Open Wearables Initiative Promotes Use of Sensor-Generated Measures in Clinical Research

Feb. 16, 2020
Will serve as a community hub, indexing, distributing and benchmarking algorithms

Several stakeholders in wearable health technology have formed the Open Wearables Initiative (OWEAR) to promote the effective use of high-quality, sensor-generated measures of health in clinical research through the open sharing and benchmarking of algorithms and datasets.

Wearables, ingestible sensors and in-home monitoring technologies offer the opportunity to assess an individual's health continuously, objectively and in real time. However, the initiative notes that the lack of accepted endpoints is proving to be a major impediment to the adoption of these digital measures in clinical trials. (For example, reducing blood pressure is the primary endpoint for hypertension control.)

OWEAR will leverage the work of thousands of researchers from academia, pharma, and other organizations during the past decade to facilitate the development of those requisite endpoints.

OWEAR is now actively soliciting open source software and datasets from wearable sensors and other connected health technologies.

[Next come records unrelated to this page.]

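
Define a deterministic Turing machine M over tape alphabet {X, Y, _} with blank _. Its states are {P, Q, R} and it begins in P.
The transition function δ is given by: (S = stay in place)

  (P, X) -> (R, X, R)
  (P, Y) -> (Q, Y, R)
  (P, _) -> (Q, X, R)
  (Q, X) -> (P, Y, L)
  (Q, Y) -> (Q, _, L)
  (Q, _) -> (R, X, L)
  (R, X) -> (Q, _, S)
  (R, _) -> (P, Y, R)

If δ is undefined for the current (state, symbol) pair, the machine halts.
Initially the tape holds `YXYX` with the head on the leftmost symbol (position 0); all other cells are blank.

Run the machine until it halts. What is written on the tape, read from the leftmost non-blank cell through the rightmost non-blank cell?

P | ____[Y]XYX   read Y → write Y, move R, go to Q
Q | ____Y[X]YX   read X → write Y, move L, go to P
P | ____[Y]YYX   read Y → write Y, move R, go to Q
Q | ____Y[Y]YX   read Y → write _, move L, go to Q
Q | ____[Y]_YX   read Y → write _, move L, go to Q
Q | ___[_]__YX   read _ → write X, move L, go to R
R | __[_]X__YX   read _ → write Y, move R, go to P
P | __Y[X]__YX   read X → write X, move R, go to R
R | __YX[_]_YX   read _ → write Y, move R, go to P
P | __YXY[_]YX   read _ → write X, move R, go to Q
Q | __YXYX[Y]X   read Y → write _, move L, go to Q
Q | __YXY[X]_X   read X → write Y, move L, go to P
P | __YX[Y]Y_X   read Y → write Y, move R, go to Q
Q | __YXY[Y]_X   read Y → write _, move L, go to Q
Q | __YX[Y]__X   read Y → write _, move L, go to Q
Q | __Y[X]___X   read X → write Y, move L, go to P
P | __[Y]Y___X   read Y → write Y, move R, go to Q
Q | __Y[Y]___X   read Y → write _, move L, go to Q
Q | __[Y]____X   read Y → write _, move L, go to Q
Q | _[_]_____X   read _ → write X, move L, go to R
R | [_]X_____X   read _ → write Y, move R, go to P
P | Y[X]_____X   read X → write X, move R, go to R
R | YX[_]____X   read _ → write Y, move R, go to P
P | YXY[_]___X   read _ → write X, move R, go to Q
Q | YXYX[_]__X   read _ → write X, move L, go to R
R | YXY[X]X__X   read X → write _, move S, go to Q
Q | YXY[_]X__X   read _ → write X, move L, go to R
R | YX[Y]XX__X
The non-blank tape span at halt is YXYXX__X.

YXYXX__X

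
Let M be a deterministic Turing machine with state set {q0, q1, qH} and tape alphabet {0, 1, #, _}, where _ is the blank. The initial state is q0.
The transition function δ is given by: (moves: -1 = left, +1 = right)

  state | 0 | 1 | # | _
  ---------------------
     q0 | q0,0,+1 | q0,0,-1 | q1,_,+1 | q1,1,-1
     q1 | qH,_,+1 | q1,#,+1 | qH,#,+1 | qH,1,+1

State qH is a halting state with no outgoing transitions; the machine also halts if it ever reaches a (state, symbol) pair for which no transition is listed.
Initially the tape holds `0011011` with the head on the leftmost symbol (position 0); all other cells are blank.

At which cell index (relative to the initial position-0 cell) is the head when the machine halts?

q0 | [0]011011_   read 0 → write 0, move +1, go to q0
q0 | 0[0]11011_   read 0 → write 0, move +1, go to q0
q0 | 00[1]1011_   read 1 → write 0, move -1, go to q0
q0 | 0[0]01011_   read 0 → write 0, move +1, go to q0
q0 | 00[0]1011_   read 0 → write 0, move +1, go to q0
q0 | 000[1]011_   read 1 → write 0, move -1, go to q0
q0 | 00[0]0011_   read 0 → write 0, move +1, go to q0
q0 | 000[0]011_   read 0 → write 0, move +1, go to q0
q0 | 0000[0]11_   read 0 → write 0, move +1, go to q0
q0 | 00000[1]1_   read 1 → write 0, move -1, go to q0
q0 | 0000[0]01_   read 0 → write 0, move +1, go to q0
q0 | 00000[0]1_   read 0 → write 0, move +1, go to q0
q0 | 000000[1]_   read 1 → write 0, move -1, go to q0
q0 | 00000[0]0_   read 0 → write 0, move +1, go to q0
q0 | 000000[0]_   read 0 → write 0, move +1, go to q0
q0 | 0000000[_]   read _ → write 1, move -1, go to q1
q1 | 000000[0]1   read 0 → write _, move +1, go to qH
qH | 000000_[1]
At halt the head is at cell 7.

7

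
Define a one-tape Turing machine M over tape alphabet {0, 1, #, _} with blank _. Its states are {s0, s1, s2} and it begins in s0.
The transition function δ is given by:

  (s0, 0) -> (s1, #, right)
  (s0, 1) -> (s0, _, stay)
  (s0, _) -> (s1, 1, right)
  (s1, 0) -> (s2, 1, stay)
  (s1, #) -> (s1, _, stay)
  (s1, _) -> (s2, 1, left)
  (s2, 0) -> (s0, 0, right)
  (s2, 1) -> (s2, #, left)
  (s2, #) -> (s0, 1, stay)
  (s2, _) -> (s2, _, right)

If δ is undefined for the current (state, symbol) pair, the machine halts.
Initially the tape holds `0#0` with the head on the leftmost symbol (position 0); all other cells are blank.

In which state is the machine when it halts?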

OWEAR has also expanded its Working Group to include executives from four major pharmaceutical companies, clinical research organization Sage Bionetworks and the Digital Medicine Society (DiMe).

OWEAR will serve as a community hub, indexing, distributing and benchmarking algorithms openly and transparently. It will act as a neutral broker, conducting formal, objective benchmarking processes and identifying high-performing algorithms in selected domains. Its goal is to provide the industry with a searchable database of benchmarked algorithms and source code that can be freely used by everyone. The goal is to help streamline drug development and enable digital medicine.

OWEAR was co-founded in Sept. 2019 by Shimmer Research; Dr. Vincent van Hees, author of the GGIR software and algorithms for movement sensor calibration, sensor wear detection, and signal aggregation; and Nextbridge Health, which is developing the Nextbridge Exchange, an online marketplace and discovery platform for the clinical research community.

In a conscious effort not to duplicate resources, OWEAR will not host the software or datasets because that role is already fulfilled by repositories such as GitHub, Synapse.org, and UCI Machine Learning Repository. OWEAR is focused instead on aggregating all the available resources and collecting the required metadata into an index so that healthcare researchers can more easily find and evaluate the algorithms and software that best meet their needs.

OWEAR is asking software developers and medical researchers to register algorithms related to digital medicine and publicly available datasets from wearables and connected health technologies, even those with license restrictions, at http://www.owear.org. This information will be collected into an index of all current resources, which will be made available soon.

By registering their algorithms and datasets with OWEAR, developers will gain recognition for their commitment to advancing the field. Contributors will also gain greater visibility for their work among clinical researchers in academia and industry, leading to potential collaboration and consulting opportunities. They will also receive feedback and potentially help from end-users and other developers to augment their work.